I know this problem can be reformulated as an MIP. However, the problem seems to have a nice structure. Is there a way to solve it using another approach (e.g., line search) instead of casting the problem as a MIP?
I'll assume that the problem is
$f(x)=\max c_{0}x - \sum_{i=1}^{n} c_{i} \max(x-a_{i},0)$
The special case where $c_{0}=c_{1}$ is handled by the general solution given here.
Assume without loss of generality that the coefficients $a_{i}$ and $c_{i}$ are sorted so that
$0 < a_{1} \leq a_{2} \leq \ldots \leq a_{n}$.
The function $f(x)$ is concave and piecwise linear. The derivative is discontinous at the points $a_{1}$, $a_{2}$, $\ldots$, $a_{n}$.
For $x<a_{1}$, $f(x)=c_{0}x$, and $f'(x)=c_{0}$.
For $a_{1} < x < a_{2}$, $f(x)=c_{0}x-c_{1}(x-a_{1})$, and $f'(x)=c_{0}-c_{1}$.

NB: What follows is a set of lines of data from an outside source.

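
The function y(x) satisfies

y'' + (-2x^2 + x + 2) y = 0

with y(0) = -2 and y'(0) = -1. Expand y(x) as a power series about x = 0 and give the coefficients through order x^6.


Ansatz: y(x) = sum_{n>=0} a_n x^n, so y'(x) = sum_{n>=1} n a_n x^(n-1) and y''(x) = sum_{n>=2} n(n-1) a_n x^(n-2).
Substitute into P(x) y'' + Q(x) y' + R(x) y = 0 with P(x) = 1, Q(x) = 0, R(x) = -2x^2 + x + 2, and match powers of x.
Initial conditions: a_0 = -2, a_1 = -1.
Setting the coefficient of each power of x to zero and solving order by order (substituting the coefficients already found):
  x^0: 2 a_2 + 2 a_0 = 0  ->  2 a_2 = -2 a_0 = 4  ->  a_2 = 2
  x^1: 6 a_3 + 2 a_1 + a_0 = 0  ->  6 a_3 = -2 a_1 - a_0 = 4  ->  a_3 = 2/3
  x^2: 12 a_4 + 2 a_2 + a_1 - 2 a_0 = 0  ->  12 a_4 = -2 a_2 - a_1 + 2 a_0 = -7  ->  a_4 = -7/12
  x^3: 20 a_5 + 2 a_3 + a_2 - 2 a_1 = 0  ->  20 a_5 = -2 a_3 - a_2 + 2 a_1 = -16/3  ->  a_5 = -4/15
  x^4: 30 a_6 + 2 a_4 + a_3 - 2 a_2 = 0  ->  30 a_6 = -2 a_4 - a_3 + 2 a_2 = 9/2  ->  a_6 = 3/20
Truncated series: y(x) = -2 - x + 2 x^2 + (2/3) x^3 - (7/12) x^4 - (4/15) x^5 + (3/20) x^6 + O(x^7).

a_0 = -2; a_1 = -1; a_2 = 2; a_3 = 2/3; a_4 = -7/12; a_5 = -4/15; a_6 = 3/20


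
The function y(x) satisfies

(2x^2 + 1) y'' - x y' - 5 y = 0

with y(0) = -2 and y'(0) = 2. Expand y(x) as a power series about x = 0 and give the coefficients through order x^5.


Ansatz: y(x) = sum_{n>=0} a_n x^n, so y'(x) = sum_{n>=1} n a_n x^(n-1) and y''(x) = sum_{n>=2} n(n-1) a_n x^(n-2).
Substitute into P(x) y'' + Q(x) y' + R(x) y = 0 with P(x) = 2x^2 + 1, Q(x) = -x, R(x) = -5, and match powers of x.
Initial conditions: a_0 = -2, a_1 = 2.
Setting the coefficient of each power of x to zero and solving order by order (substituting the coefficients already found):
  x^0: 2 a_2 - 5 a_0 = 0  ->  2 a_2 = 5 a_0 = -10  ->  a_2 = -5
  x^1: 6 a_3 - 6 a_1 = 0  ->  6 a_3 = 6 a_1 = 12  ->  a_3 = 2
  x^2: 12 a_4 - 3 a_2 = 0  ->  12 a_4 = 3 a_2 = -15  ->  a_4 = -5/4
  x^3: 20 a_5 + 4 a_3 = 0  ->  20 a_5 = -4 a_3 = -8  ->  a_5 = -2/5
Truncated series: y(x) = -2 + 2 x - 5 x^2 + 2 x^3 - (5/4) x^4 - (2/5) x^5 + O(x^6).

a_0 = -2; a_1 = 2; a_2 = -5; a_3 = 2; a_4 = -5/4; a_5 = -2/5


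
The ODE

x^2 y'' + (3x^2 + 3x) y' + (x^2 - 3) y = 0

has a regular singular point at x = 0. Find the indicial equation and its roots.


Divide by x^2 to reach normal form y'' + P_1(x) y' + P_2(x) y = 0 with P_1(x) = 3 + 3/x and P_2(x) = 1 - 3/x^2.
x = 0 is a singular point because the y'-coefficient 3 + 3/x has a pole at x = 0 and the y-coefficient 1 - 3/x^2 has a pole at x = 0.
It is a regular singular point because x P_1(x) = p(x) = 3x + 3 and x^2 P_2(x) = q(x) = x^2 - 3 are polynomials, hence analytic at x = 0.
p(0) = 3,  q(0) = -3.
Indicial equation: r(r-1) + p(0) r + q(0) = 0, i.e. r^2 + (p(0) - 1) r + q(0) = 0, i.e. r^2 + 2 r - 3 = 0.
Discriminant: (2)^2 - 4(-3) = 16, so r = (-2 ± 4)/2.
Solving: r_1 = 1, r_2 = -3.

indicial: r^2 + 2 r - 3 = 0; roots r_1 = 1, r_2 = -3


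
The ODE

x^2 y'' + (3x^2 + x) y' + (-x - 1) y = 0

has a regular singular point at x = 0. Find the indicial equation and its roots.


Divide by x^2 to reach normal form y'' + P_1(x) y' + P_2(x) y = 0 with P_1(x) = 3 + 1/x and P_2(x) = -1/x - 1/x^2.
x = 0 is a singular point because the y'-coefficient 3 + 1/x has a pole at x = 0 and the y-coefficient -1/x - 1/x^2 has a pole at x = 0.
It is a regular singular point because x P_1(x) = p(x) = 3x + 1 and x^2 P_2(x) = q(x) = -x - 1 are polynomials, hence analytic at x = 0.
p(0) = 1,  q(0) = -1.
Indicial equation: r(r-1) + p(0) r + q(0) = 0, i.e. r^2 + (p(0) - 1) r + q(0) = 0, i.e. r^2 - 1 = 0.
Discriminant: (0)^2 - 4(-1) = 4, so r = (0 ± 2)/2.
Solving: r_1 = 1, r_2 = -1.

indicial: r^2 - 1 = 0; roots r_1 = 1, r_2 = -1


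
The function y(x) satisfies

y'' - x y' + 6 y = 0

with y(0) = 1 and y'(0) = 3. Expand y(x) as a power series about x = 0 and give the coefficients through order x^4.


Ansatz: y(x) = sum_{n>=0} a_n x^n, so y'(x) = sum_{n>=1} n a_n x^(n-1) and y''(x) = sum_{n>=2} n(n-1) a_n x^(n-2).
Substitute into P(x) y'' + Q(x) y' + R(x) y = 0 with P(x) = 1, Q(x) = -x, R(x) = 6, and match powers of x.
Initial conditions: a_0 = 1, a_1 = 3.
Setting the coefficient of each power of x to zero and solving order by order (substituting the coefficients already found):
  x^0: 2 a_2 + 6 a_0 = 0  ->  2 a_2 = -6 a_0 = -6  ->  a_2 = -3
  x^1: 6 a_3 + 5 a_1 = 0  ->  6 a_3 = -5 a_1 = -15  ->  a_3 = -5/2
  x^2: 12 a_4 + 4 a_2 = 0  ->  12 a_4 = -4 a_2 = 12  ->  a_4 = 1
Truncated series: y(x) = 1 + 3 x - 3 x^2 - (5/2) x^3 + x^4 + O(x^5).

a_0 = 1; a_1 = 3; a_2 = -3; a_3 = -5/2; a_4 = 1


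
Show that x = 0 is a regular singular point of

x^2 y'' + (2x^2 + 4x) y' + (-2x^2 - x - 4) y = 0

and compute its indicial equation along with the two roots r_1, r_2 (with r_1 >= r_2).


Divide by x^2 to reach normal form y'' + P_1(x) y' + P_2(x) y = 0 with P_1(x) = 2 + 4/x and P_2(x) = -2 - 1/x - 4/x^2.
x = 0 is a singular point because the y'-coefficient 2 + 4/x has a pole at x = 0 and the y-coefficient -2 - 1/x - 4/x^2 has a pole at x = 0.
It is a regular singular point because x P_1(x) = p(x) = 2x + 4 and x^2 P_2(x) = q(x) = -2x^2 - x - 4 are polynomials, hence analytic at x = 0.
p(0) = 4,  q(0) = -4.
Indicial equation: r(r-1) + p(0) r + q(0) = 0, i.e. r^2 + (p(0) - 1) r + q(0) = 0, i.e. r^2 + 3 r - 4 = 0.
Discriminant: (3)^2 - 4(-4) = 25, so r = (-3 ± 5)/2.
Solving: r_1 = 1, r_2 = -4.

indicial: r^2 + 3 r - 4 = 0; roots r_1 = 1, r_2 = -4


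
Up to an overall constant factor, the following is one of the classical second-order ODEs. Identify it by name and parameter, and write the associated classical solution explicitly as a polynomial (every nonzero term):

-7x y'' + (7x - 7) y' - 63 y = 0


All three coefficients share the factor -7; dividing through by -7 gives  x y'' + (1 - x) y' + 9 y = 0.
This matches the Laguerre equation x y'' + (1 - x) y' + n y = 0 with n = 9; the polynomial solution is L_9(x).
With y = sum_k a_k x^k, matching x^k gives (k+1)k a_{k+1} + (k+1) a_{k+1} - k a_k + n a_k = 0, i.e. (k+1)^2 a_{k+1} = (k - n) a_k = (k - 9) a_k. The right side vanishes at k = 9, so the series terminates at degree 9.
Standard normalization L_n(0) = 1 gives a_0 = 1. Work upward with a_{k+1} = (k - 9) a_k / (k+1)^2:
  a_1 = (0 - 9)(1) / 1^2 = -9/1 = -9
  a_2 = (1 - 9)(-9) / 2^2 = 72/4 = 18
  a_3 = (2 - 9)(18) / 3^2 = -126/9 = -14
  a_4 = (3 - 9)(-14) / 4^2 = 84/16 = 21/4
  a_5 = (4 - 9)(21/4) / 5^2 = (-105/4)/25 = -21/20
  a_6 = (5 - 9)(-21/20) / 6^2 = (21/5)/36 = 7/60
  a_7 = (6 - 9)(7/60) / 7^2 = (-7/20)/49 = -1/140
  a_8 = (7 - 9)(-1/140) / 8^2 = (1/70)/64 = 1/4480
  a_9 = (8 - 9)(1/4480) / 9^2 = (-1/4480)/81 = -1/362880
Hence L_9(x) = -x^9/362880 + x^8/4480 - x^7/140 + 7 x^6/60 - 21 x^5/20 + 21 x^4/4 - 14 x^3 + 18 x^2 - 9 x + 1.

L_9(x); series = -x^9/362880 + x^8/4480 - x^7/140 + 7 x^6/60 - 21 x^5/20 + 21 x^4/4 - 14 x^3 + 18 x^2 - 9 x + 1


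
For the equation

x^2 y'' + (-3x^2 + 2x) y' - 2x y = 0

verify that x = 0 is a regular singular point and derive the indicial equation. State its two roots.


Divide by x^2 to reach normal form y'' + P_1(x) y' + P_2(x) y = 0 with P_1(x) = -3 + 2/x and P_2(x) = -2/x.
x = 0 is a singular point because the y'-coefficient -3 + 2/x has a pole at x = 0 and the y-coefficient -2/x has a pole at x = 0.
It is a regular singular point because x P_1(x) = p(x) = 2 - 3x and x^2 P_2(x) = q(x) = -2x are polynomials, hence analytic at x = 0.
p(0) = 2,  q(0) = 0.
Indicial equation: r(r-1) + p(0) r + q(0) = 0, i.e. r^2 + (p(0) - 1) r + q(0) = 0, i.e. r^2 + 1 r = 0.
Discriminant: (1)^2 - 4(0) = 1, so r = (-1 ± 1)/2.
Solving: r_1 = 0, r_2 = -1.

indicial: r^2 + 1 r = 0; roots r_1 = 0, r_2 = -1


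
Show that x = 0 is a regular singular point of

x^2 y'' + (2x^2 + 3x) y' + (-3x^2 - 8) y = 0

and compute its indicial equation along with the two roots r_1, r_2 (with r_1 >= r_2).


Divide by x^2 to reach normal form y'' + P_1(x) y' + P_2(x) y = 0 with P_1(x) = 2 + 3/x and P_2(x) = -3 - 8/x^2.
x = 0 is a singular point because the y'-coefficient 2 + 3/x has a pole at x = 0 and the y-coefficient -3 - 8/x^2 has a pole at x = 0.
It is a regular singular point because x P_1(x) = p(x) = 2x + 3 and x^2 P_2(x) = q(x) = -3x^2 - 8 are polynomials, hence analytic at x = 0.
p(0) = 3,  q(0) = -8.
Indicial equation: r(r-1) + p(0) r + q(0) = 0, i.e. r^2 + (p(0) - 1) r + q(0) = 0, i.e. r^2 + 2 r - 8 = 0.
Discriminant: (2)^2 - 4(-8) = 36, so r = (-2 ± 6)/2.
Solving: r_1 = 2, r_2 = -4.

indicial: r^2 + 2 r - 8 = 0; roots r_1 = 2, r_2 = -4


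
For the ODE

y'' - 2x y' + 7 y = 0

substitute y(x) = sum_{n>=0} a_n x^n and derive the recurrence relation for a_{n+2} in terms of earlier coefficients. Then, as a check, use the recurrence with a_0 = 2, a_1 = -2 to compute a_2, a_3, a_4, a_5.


Substitute y = sum_n a_n x^n.
y''(x) has coefficient (n+2)(n+1) a_{n+2} at x^n;
-2 x y'(x) has coefficient -2 n a_n at x^n (shift);
7 y(x) has coefficient 7 a_n at x^n.
Matching x^n: (n+2)(n+1) a_{n+2} + (-2n + 7) a_n = 0.
Thus a_{n+2} = (2n - 7) / ((n+1)(n+2)) * a_n.

Check with a_0 = 2, a_1 = -2 (apply the recurrence for n = 0, 1, 2, 3): a_0 = 2, a_1 = -2, a_2 = -7, a_3 = 5/3, a_4 = 7/4, a_5 = -1/12.

a_(n+2) = (2n - 7) / ((n+1)(n+2)) * a_n; check: a_0 = 2, a_1 = -2, a_2 = -7, a_3 = 5/3, a_4 = 7/4, a_5 = -1/12


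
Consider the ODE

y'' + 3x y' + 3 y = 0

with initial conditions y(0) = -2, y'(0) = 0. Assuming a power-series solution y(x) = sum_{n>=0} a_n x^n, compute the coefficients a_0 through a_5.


Ansatz: y(x) = sum_{n>=0} a_n x^n, so y'(x) = sum_{n>=1} n a_n x^(n-1) and y''(x) = sum_{n>=2} n(n-1) a_n x^(n-2).
Substitute into P(x) y'' + Q(x) y' + R(x) y = 0 with P(x) = 1, Q(x) = 3x, R(x) = 3, and match powers of x.
Initial conditions: a_0 = -2, a_1 = 0.
Setting the coefficient of each power of x to zero and solving order by order (substituting the coefficients already found):
  x^0: 2 a_2 + 3 a_0 = 0  ->  2 a_2 = -3 a_0 = 6  ->  a_2 = 3
  x^1: 6 a_3 + 6 a_1 = 0  ->  6 a_3 = -6 a_1 = 0  ->  a_3 = 0
  x^2: 12 a_4 + 9 a_2 = 0  ->  12 a_4 = -9 a_2 = -27  ->  a_4 = -9/4
  x^3: 20 a_5 + 12 a_3 = 0  ->  20 a_5 = -12 a_3 = 0  ->  a_5 = 0
Truncated series: y(x) = -2 + 3 x^2 - (9/4) x^4 + O(x^6).

a_0 = -2; a_1 = 0; a_2 = 3; a_3 = 0; a_4 = -9/4; a_5 = 0


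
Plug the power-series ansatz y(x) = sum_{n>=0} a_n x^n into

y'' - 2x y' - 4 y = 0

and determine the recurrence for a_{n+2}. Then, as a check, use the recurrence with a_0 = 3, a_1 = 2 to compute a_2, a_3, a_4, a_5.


Substitute y = sum_n a_n x^n.
y''(x) has coefficient (n+2)(n+1) a_{n+2} at x^n;
-2 x y'(x) has coefficient -2 n a_n at x^n (shift);
-4 y(x) has coefficient -4 a_n at x^n.
Matching x^n: (n+2)(n+1) a_{n+2} + (-2n - 4) a_n = 0.
Thus a_{n+2} = (2n + 4) / ((n+1)(n+2)) * a_n.

Check with a_0 = 3, a_1 = 2 (apply the recurrence for n = 0, 1, 2, 3): a_0 = 3, a_1 = 2, a_2 = 6, a_3 = 2, a_4 = 4, a_5 = 1.

a_(n+2) = (2n + 4) / ((n+1)(n+2)) * a_n; check: a_0 = 3, a_1 = 2, a_2 = 6, a_3 = 2, a_4 = 4, a_5 = 1


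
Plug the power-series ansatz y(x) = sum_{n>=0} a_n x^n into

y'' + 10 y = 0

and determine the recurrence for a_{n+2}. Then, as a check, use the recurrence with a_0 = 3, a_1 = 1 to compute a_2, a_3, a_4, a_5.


Substitute y = sum_n a_n x^n into y'' + (const) y = 0.
y''(x) = sum_{n>=0} (n+2)(n+1) a_{n+2} x^n.
The ODE becomes sum_n [(n+2)(n+1) a_{n+2} + 10 a_n] x^n = 0.
Setting each coefficient to zero gives the recurrence:
  (n+2)(n+1) a_{n+2} + 10 a_n = 0,
  a_{n+2} = -10 / ((n+1)(n+2)) a_n.

Check with a_0 = 3, a_1 = 1 (apply the recurrence for n = 0, 1, 2, 3): a_0 = 3, a_1 = 1, a_2 = -15, a_3 = -5/3, a_4 = 25/2, a_5 = 5/6.

a_{n+2} = -10/((n+1)(n+2)) * a_n; check: a_0 = 3, a_1 = 1, a_2 = -15, a_3 = -5/3, a_4 = 25/2, a_5 = 5/6


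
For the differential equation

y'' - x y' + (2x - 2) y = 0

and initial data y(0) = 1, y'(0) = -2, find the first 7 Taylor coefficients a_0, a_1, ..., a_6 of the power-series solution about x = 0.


Ansatz: y(x) = sum_{n>=0} a_n x^n, so y'(x) = sum_{n>=1} n a_n x^(n-1) and y''(x) = sum_{n>=2} n(n-1) a_n x^(n-2).
Substitute into P(x) y'' + Q(x) y' + R(x) y = 0 with P(x) = 1, Q(x) = -x, R(x) = 2x - 2, and match powers of x.
Initial conditions: a_0 = 1, a_1 = -2.
Setting the coefficient of each power of x to zero and solving order by order (substituting the coefficients already found):
  x^0: 2 a_2 - 2 a_0 = 0  ->  2 a_2 = 2 a_0 = 2  ->  a_2 = 1
  x^1: 6 a_3 - 3 a_1 + 2 a_0 = 0  ->  6 a_3 = 3 a_1 - 2 a_0 = -8  ->  a_3 = -4/3
  x^2: 12 a_4 - 4 a_2 + 2 a_1 = 0  ->  12 a_4 = 4 a_2 - 2 a_1 = 8  ->  a_4 = 2/3
  x^3: 20 a_5 - 5 a_3 + 2 a_2 = 0  ->  20 a_5 = 5 a_3 - 2 a_2 = -26/3  ->  a_5 = -13/30
  x^4: 30 a_6 - 6 a_4 + 2 a_3 = 0  ->  30 a_6 = 6 a_4 - 2 a_3 = 20/3  ->  a_6 = 2/9
Truncated series: y(x) = 1 - 2 x + x^2 - (4/3) x^3 + (2/3) x^4 - (13/30) x^5 + (2/9) x^6 + O(x^7).

a_0 = 1; a_1 = -2; a_2 = 1; a_3 = -4/3; a_4 = 2/3; a_5 = -13/30; a_6 = 2/9


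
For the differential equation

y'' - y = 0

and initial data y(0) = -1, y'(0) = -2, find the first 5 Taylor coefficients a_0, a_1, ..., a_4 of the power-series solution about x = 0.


Ansatz: y(x) = sum_{n>=0} a_n x^n, so y'(x) = sum_{n>=1} n a_n x^(n-1) and y''(x) = sum_{n>=2} n(n-1) a_n x^(n-2).
Substitute into P(x) y'' + Q(x) y' + R(x) y = 0 with P(x) = 1, Q(x) = 0, R(x) = -1, and match powers of x.
Initial conditions: a_0 = -1, a_1 = -2.
Setting the coefficient of each power of x to zero and solving order by order (substituting the coefficients already found):
  x^0: 2 a_2 - a_0 = 0  ->  2 a_2 = a_0 = -1  ->  a_2 = -1/2
  x^1: 6 a_3 - a_1 = 0  ->  6 a_3 = a_1 = -2  ->  a_3 = -1/3
  x^2: 12 a_4 - a_2 = 0  ->  12 a_4 = a_2 = -1/2  ->  a_4 = -1/24
Truncated series: y(x) = -1 - 2 x - (1/2) x^2 - (1/3) x^3 - (1/24) x^4 + O(x^5).

a_0 = -1; a_1 = -2; a_2 = -1/2; a_3 = -1/3; a_4 = -1/24


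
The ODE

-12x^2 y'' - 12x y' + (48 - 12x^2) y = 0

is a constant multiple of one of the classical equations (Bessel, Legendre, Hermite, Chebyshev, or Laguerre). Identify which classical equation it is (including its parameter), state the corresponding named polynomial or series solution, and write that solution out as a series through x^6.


All three coefficients share the factor -12; dividing through by -12 gives  x^2 y'' + x y' + (x^2 - 4) y = 0.
This matches the Bessel equation x^2 y'' + x y' + (x^2 - nu^2) y = 0 with nu^2 = 4, so nu = 2; the solution bounded at x = 0 is J_2(x).
Frobenius at x = 0: indicial roots ±nu; for r = nu the recurrence k(k + 2nu) c_k = -c_{k-2} gives the standard series J_nu(x) = sum_{k>=0} (-1)^k / (k! (k+nu)!) (x/2)^(2k+nu). Evaluate the first 3 terms:
  k = 0: (-1)^0 / (0! * 2! * 2^2) x^2 = 1/(1*2*4) x^2 = (1/8) x^2
  k = 1: (-1)^1 / (1! * 3! * 2^4) x^4 = -1/(1*6*16) x^4 = (-1/96) x^4
  k = 2: (-1)^2 / (2! * 4! * 2^6) x^6 = 1/(2*24*64) x^6 = (1/3072) x^6
Hence J_2(x) = x^6/3072 - x^4/96 + x^2/8 + ....

J_2(x); series = x^6/3072 - x^4/96 + x^2/8


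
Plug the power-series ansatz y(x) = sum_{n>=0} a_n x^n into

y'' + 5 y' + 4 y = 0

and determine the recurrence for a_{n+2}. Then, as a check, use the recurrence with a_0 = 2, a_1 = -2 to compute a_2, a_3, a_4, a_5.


Substitute y = sum_n a_n x^n.
y''(x) has coefficient (n+2)(n+1) a_{n+2} at x^n;
5 y'(x) has coefficient 5 (n+1) a_{n+1} at x^n;
4 y(x) has coefficient 4 a_n at x^n.
Matching x^n: (n+2)(n+1) a_{n+2} + 5 (n+1) a_{n+1} + 4 a_n = 0.
Thus a_{n+2} = [-5 (n+1) a_{n+1} - 4 a_n] / ((n+1)(n+2)).

Check with a_0 = 2, a_1 = -2 (apply the recurrence for n = 0, 1, 2, 3): a_0 = 2, a_1 = -2, a_2 = 1, a_3 = -1/3, a_4 = 1/12, a_5 = -1/60.

a_(n+2) = [-5 (n+1) a_(n+1) - 4 a_n] / ((n+1)(n+2)); check: a_0 = 2, a_1 = -2, a_2 = 1, a_3 = -1/3, a_4 = 1/12, a_5 = -1/60


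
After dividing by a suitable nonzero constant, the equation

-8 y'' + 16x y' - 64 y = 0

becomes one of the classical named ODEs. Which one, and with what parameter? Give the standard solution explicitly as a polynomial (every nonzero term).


All three coefficients share the factor -8; dividing through by -8 gives  y'' - 2x y' + 8 y = 0.
This matches the Hermite equation y'' - 2x y' + 2n y = 0 with 2n = 8, so n = 4; the polynomial solution is H_4(x).
With y = sum_k a_k x^k, matching x^k gives (k+2)(k+1) a_{k+2} = 2(k - n) a_k = 2(k - 4) a_k. The right side vanishes at k = 4, so the series with the parity of 4 terminates at degree 4.
Standard normalization: leading coefficient of H_n is 2^n, so a_4 = 2^4 = 16. Work downward with a_k = (k+1)(k+2) a_{k+2} / (2(k - n)):
  a_2 = (3)(4)(16) / (2(2 - 4)) = 192/(-4) = -48
  a_0 = (1)(2)(-48) / (2(0 - 4)) = -96/(-8) = 12
Hence H_4(x) = 16 x^4 - 48 x^2 + 12.

H_4(x); series = 16 x^4 - 48 x^2 + 12


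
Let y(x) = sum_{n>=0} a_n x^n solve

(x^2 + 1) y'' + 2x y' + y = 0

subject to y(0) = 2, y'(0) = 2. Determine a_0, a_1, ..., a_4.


Ansatz: y(x) = sum_{n>=0} a_n x^n, so y'(x) = sum_{n>=1} n a_n x^(n-1) and y''(x) = sum_{n>=2} n(n-1) a_n x^(n-2).
Substitute into P(x) y'' + Q(x) y' + R(x) y = 0 with P(x) = x^2 + 1, Q(x) = 2x, R(x) = 1, and match powers of x.
Initial conditions: a_0 = 2, a_1 = 2.
Setting the coefficient of each power of x to zero and solving order by order (substituting the coefficients already found):
  x^0: 2 a_2 + a_0 = 0  ->  2 a_2 = -a_0 = -2  ->  a_2 = -1
  x^1: 6 a_3 + 3 a_1 = 0  ->  6 a_3 = -3 a_1 = -6  ->  a_3 = -1
  x^2: 12 a_4 + 7 a_2 = 0  ->  12 a_4 = -7 a_2 = 7  ->  a_4 = 7/12
Truncated series: y(x) = 2 + 2 x - x^2 - x^3 + (7/12) x^4 + O(x^5).

a_0 = 2; a_1 = 2; a_2 = -1; a_3 = -1; a_4 = 7/12


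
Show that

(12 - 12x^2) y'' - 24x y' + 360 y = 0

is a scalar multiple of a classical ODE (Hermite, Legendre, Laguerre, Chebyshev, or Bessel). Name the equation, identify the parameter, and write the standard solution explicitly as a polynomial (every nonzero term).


All three coefficients share the factor 12; dividing through by 12 gives  (1 - x^2) y'' - 2x y' + 30 y = 0.
This matches the Legendre equation (1 - x^2) y'' - 2x y' + n(n+1) y = 0 (note the -2x y' term) with n(n+1) = 30, so n = 5; the polynomial solution is P_5(x).
With y = sum_k a_k x^k, matching x^k gives (k+2)(k+1) a_{k+2} = [k(k+1) - n(n+1)] a_k = (k - 5)(k + 6) a_k. The right side vanishes at k = 5, so the series with the parity of 5 terminates at degree 5.
Standard normalization (P_n(1) = 1): leading coefficient (2n)!/(2^n (n!)^2) = 3628800/(32*14400) = 63/8, so a_5 = 63/8. Work downward with a_k = (k+1)(k+2) a_{k+2} / ((k - 5)(k + 6)):
  a_3 = (4)(5)(63/8) / ((3 - 5)(3 + 6)) = (315/2)/(-18) = -35/4
  a_1 = (2)(3)(-35/4) / ((1 - 5)(1 + 6)) = (-105/2)/(-28) = 15/8
Hence P_5(x) = 63 x^5/8 - 35 x^3/4 + 15 x/8.

P_5(x); series = 63 x^5/8 - 35 x^3/4 + 15 x/8


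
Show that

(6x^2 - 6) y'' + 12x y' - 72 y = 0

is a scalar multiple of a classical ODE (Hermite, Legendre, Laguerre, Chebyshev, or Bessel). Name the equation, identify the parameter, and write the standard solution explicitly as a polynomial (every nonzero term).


All three coefficients share the factor -6; dividing through by -6 gives  (1 - x^2) y'' - 2x y' + 12 y = 0.
This matches the Legendre equation (1 - x^2) y'' - 2x y' + n(n+1) y = 0 (note the -2x y' term) with n(n+1) = 12, so n = 3; the polynomial solution is P_3(x).
With y = sum_k a_k x^k, matching x^k gives (k+2)(k+1) a_{k+2} = [k(k+1) - n(n+1)] a_k = (k - 3)(k + 4) a_k. The right side vanishes at k = 3, so the series with the parity of 3 terminates at degree 3.
Standard normalization (P_n(1) = 1): leading coefficient (2n)!/(2^n (n!)^2) = 720/(8*36) = 5/2, so a_3 = 5/2. Work downward with a_k = (k+1)(k+2) a_{k+2} / ((k - 3)(k + 4)):
  a_1 = (2)(3)(5/2) / ((1 - 3)(1 + 4)) = 15/(-10) = -3/2
Hence P_3(x) = 5 x^3/2 - 3 x/2.

P_3(x); series = 5 x^3/2 - 3 x/2


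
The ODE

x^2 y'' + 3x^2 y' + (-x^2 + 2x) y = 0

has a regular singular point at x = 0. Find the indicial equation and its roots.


Divide by x^2 to reach normal form y'' + P_1(x) y' + P_2(x) y = 0 with P_1(x) = 3 and P_2(x) = -1 + 2/x.
x = 0 is a singular point because the y-coefficient -1 + 2/x has a pole at x = 0.
It is a regular singular point because x P_1(x) = p(x) = 3x and x^2 P_2(x) = q(x) = -x^2 + 2x are polynomials, hence analytic at x = 0.
p(0) = 0,  q(0) = 0.
Indicial equation: r(r-1) + p(0) r + q(0) = 0, i.e. r^2 + (p(0) - 1) r + q(0) = 0, i.e. r^2 - 1 r = 0.
Discriminant: (-1)^2 - 4(0) = 1, so r = (1 ± 1)/2.
Solving: r_1 = 1, r_2 = 0.

indicial: r^2 - 1 r = 0; roots r_1 = 1, r_2 = 0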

For $a_{k} < x < a_{k+1}$, $f(x)=c_{0}x-\sum_{i=1}^{k} c_{i}(x-a_{i})$, and $f'(x)=c_{0}-\sum_{i=1}^{k} c_{i}$.
For $a_{n}<x$, $f(x)=c_{0}-\sum_{i=1}^{n}c_{i}(x-a_{i})$, and $f'(x)=c_{0}-\sum_{i=1}^{n}c_{i}$.
If $c_{0}-\sum_{i=1}^{n}c_{i}>0$, then the function is unbounded as $x \rightarrow \infty$.
Otherwise, there is a point $a_{k}$ such that $f'(x)>0$ for $x<a_{k}$ and $f'(x)<0$ for $x>a_{k}$. The maximum occurs at $x=a_{k}$.
Computationally, this problem can be solved by sorting the $a_{i}$, and then computing $c_{0}-\sum_{i=1}^{k} c_{i}$ for $k=1, 2, \ldots, n$.